Since the American Heart Association and American College of Cardiology issued new cholesterol guidelines last Tuesday, a volcano of opinion has erupted over whether too many lower-risk patients would now be put on statins, whether the drug companies played too central a role in crafting the new guidelines, and even whether statins are at all effective in preventing cardiac events.

None of these arguments addresses the real issue. Cardiac disease is affected by genetic predisposition, but ultimately it is a foodborne illness, and therefore food, and only food, can be the real solution.

I do prescribe statins for my patients who need them, but I also tell my patients that if they want to be healthy, they must fundamentally change the food that they eat. The idea that the number of Americans on statins may double to 70 million is sheer insanity, not because statins don't do anything, but because they treat a problem that only food can solve.

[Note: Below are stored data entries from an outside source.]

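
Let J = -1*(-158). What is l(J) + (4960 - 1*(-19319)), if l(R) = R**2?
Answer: 49243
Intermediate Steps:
J = 158
l(J) + (4960 - 1*(-19319)) = 158**2 + (4960 - 1*(-19319)) = 24964 + (4960 + 19319) = 24964 + 24279 = 49243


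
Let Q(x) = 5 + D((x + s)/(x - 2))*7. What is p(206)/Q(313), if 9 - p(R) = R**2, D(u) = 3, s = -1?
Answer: -42427/26 ≈ -1631.8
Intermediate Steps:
p(R) = 9 - R**2
Q(x) = 26 (Q(x) = 5 + 3*7 = 5 + 21 = 26)
p(206)/Q(313) = (9 - 1*206**2)/26 = (9 - 1*42436)*(1/26) = (9 - 42436)*(1/26) = -42427*1/26 = -42427/26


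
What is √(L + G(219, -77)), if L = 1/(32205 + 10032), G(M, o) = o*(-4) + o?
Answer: 2*√31709431/741 ≈ 15.199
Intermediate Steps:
G(M, o) = -3*o (G(M, o) = -4*o + o = -3*o)
L = 1/42237 ≈ 2.3676e-5
√(L + G(219, -77)) = √(1/42237 - 3*(-77)) = √(1/42237 + 231) = √(9756748/42237) = 2*√31709431/741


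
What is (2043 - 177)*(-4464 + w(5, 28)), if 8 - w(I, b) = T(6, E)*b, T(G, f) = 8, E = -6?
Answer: -8732880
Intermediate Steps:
w(I, b) = 8 - 8*b
(2043 - 177)*(-4464 + w(5, 28)) = (2043 - 177)*(-4464 + (8 - 8*28)) = 1866*(-4464 + (8 - 224)) = 1866*(-4464 - 216) = 1866*(-4680) = -8732880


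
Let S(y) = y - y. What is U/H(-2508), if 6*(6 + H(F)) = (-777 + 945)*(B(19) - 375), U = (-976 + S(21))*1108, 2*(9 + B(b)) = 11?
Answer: 270352/2651 ≈ 101.98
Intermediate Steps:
B(b) = -7/2 (B(b) = -9 + (½)*11 = -9 + 11/2 = -7/2)
S(y) = 0
U = -1081408 (U = (-976 + 0)*1108 = -976*1108 = -1081408)
H(F) = -10604 (H(F) = -6 + ((-777 + 945)*(-7/2 - 375))/6 = -6 + (168*(-757/2))/6 = -6 + (⅙)*(-63588) = -6 - 10598 = -10604)
U/H(-2508) = -1081408/(-10604) = -1081408*(-1/10604) = 270352/2651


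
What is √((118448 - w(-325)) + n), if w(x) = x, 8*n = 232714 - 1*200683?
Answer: 3*√218270/4 ≈ 350.40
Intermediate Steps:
n = 32031/8 (n = (232714 - 1*200683)/8 = (232714 - 200683)/8 = (⅛)*32031 = 32031/8 ≈ 4003.9)
√((118448 - w(-325)) + n) = √((118448 - 1*(-325)) + 32031/8) = √((118448 + 325) + 32031/8) = √(118773 + 32031/8) = √(982215/8) = 3*√218270/4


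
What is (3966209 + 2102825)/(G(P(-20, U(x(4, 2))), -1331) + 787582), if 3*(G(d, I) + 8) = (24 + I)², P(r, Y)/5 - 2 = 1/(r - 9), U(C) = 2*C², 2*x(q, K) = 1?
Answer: 18207102/4070971 ≈ 4.4724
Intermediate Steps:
x(q, K) = ½ (x(q, K) = (½)*1 = ½)
P(r, Y) = 10 + 5/(-9 + r) (P(r, Y) = 10 + 5/(r - 9) = 10 + 5/(-9 + r))
G(d, I) = -8 + (24 + I)²/3
(3966209 + 2102825)/(G(P(-20, U(x(4, 2))), -1331) + 787582) = (3966209 + 2102825)/((-8 + (24 - 1331)²/3) + 787582) = 6069034/((-8 + (⅓)*(-1307)²) + 787582) = 6069034/((-8 + (⅓)*1708249) + 787582) = 6069034/((-8 + 1708249/3) + 787582) = 6069034/(1708225/3 + 787582) = 6069034/(4070971/3) = 6069034*(3/4070971) = 18207102/4070971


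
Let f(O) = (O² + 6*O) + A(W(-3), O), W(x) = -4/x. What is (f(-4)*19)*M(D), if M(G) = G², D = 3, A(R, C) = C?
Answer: -2052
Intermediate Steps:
f(O) = O² + 7*O (f(O) = (O² + 6*O) + O = O² + 7*O)
(f(-4)*19)*M(D) = (-4*(7 - 4)*19)*3² = (-4*3*19)*9 = -12*19*9 = -228*9 = -2052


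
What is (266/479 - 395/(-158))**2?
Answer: 8567329/917764 ≈ 9.3350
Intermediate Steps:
(266/479 - 395/(-158))**2 = (266*(1/479) - 395*(-1/158))**2 = (266/479 + 5/2)**2 = (2927/958)**2 = 8567329/917764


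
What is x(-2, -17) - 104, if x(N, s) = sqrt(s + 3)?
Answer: -104 + I*sqrt(14) ≈ -104.0 + 3.7417*I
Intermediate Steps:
x(N, s) = sqrt(3 + s)
x(-2, -17) - 104 = sqrt(3 - 17) - 104 = sqrt(-14) - 104 = I*sqrt(14) - 104 = -104 + I*sqrt(14)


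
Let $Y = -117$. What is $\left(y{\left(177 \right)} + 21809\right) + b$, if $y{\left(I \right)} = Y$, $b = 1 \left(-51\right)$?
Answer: $21641$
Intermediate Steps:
$b = -51$
$y{\left(I \right)} = -117$
$\left(y{\left(177 \right)} + 21809\right) + b = \left(-117 + 21809\right) - 51 = 21692 - 51 = 21641$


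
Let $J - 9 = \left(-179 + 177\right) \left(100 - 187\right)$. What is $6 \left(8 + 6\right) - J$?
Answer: $-99$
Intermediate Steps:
$J = 183$ ($J = 9 + \left(-179 + 177\right) \left(100 - 187\right) = 9 - -174 = 9 + 174 = 183$)
$6 \left(8 + 6\right) - J = 6 \left(8 + 6\right) - 183 = 6 \cdot 14 - 183 = 84 - 183 = -99$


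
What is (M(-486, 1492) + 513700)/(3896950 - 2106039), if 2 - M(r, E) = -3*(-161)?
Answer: 513219/1790911 ≈ 0.28657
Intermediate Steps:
M(r, E) = -481 (M(r, E) = 2 - (-3)*(-161) = 2 - 1*483 = 2 - 483 = -481)
(M(-486, 1492) + 513700)/(3896950 - 2106039) = (-481 + 513700)/(3896950 - 2106039) = 513219/1790911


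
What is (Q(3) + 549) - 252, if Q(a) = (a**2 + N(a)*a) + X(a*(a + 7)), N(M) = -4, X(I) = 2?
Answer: 296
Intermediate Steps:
Q(a) = 2 + a**2 - 4*a (Q(a) = (a**2 - 4*a) + 2 = 2 + a**2 - 4*a)
(Q(3) + 549) - 252 = ((2 + 3**2 - 4*3) + 549) - 252 = ((2 + 9 - 12) + 549) - 252 = (-1 + 549) - 252 = 548 - 252 = 296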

The analogy I like to use is that these new guidelines are as misguided as if the American Lung Association were to tell smokers that it was OK to keep smoking and just use more inhalers.

Recognizing that patients are confused about what it means to eat right, I cofounded TruhealthMD.com, a small company that produces single-serve foods that aim to help people reduce their risk factors for cardiac disease. But our approach isn't the only solution. If patients would make small changes in their diets, such as replacing their daily doughnut with a bowl of blueberries, over the course of a year they would enjoy significantly improved health.

To decrease the incidence of heart disease in this country, we cannot just treat the symptoms; we must treat the cause. That cause is the food we eat.

Dr. ELIZABETH KLODAS
The writer is a Minneapolis cardiologist.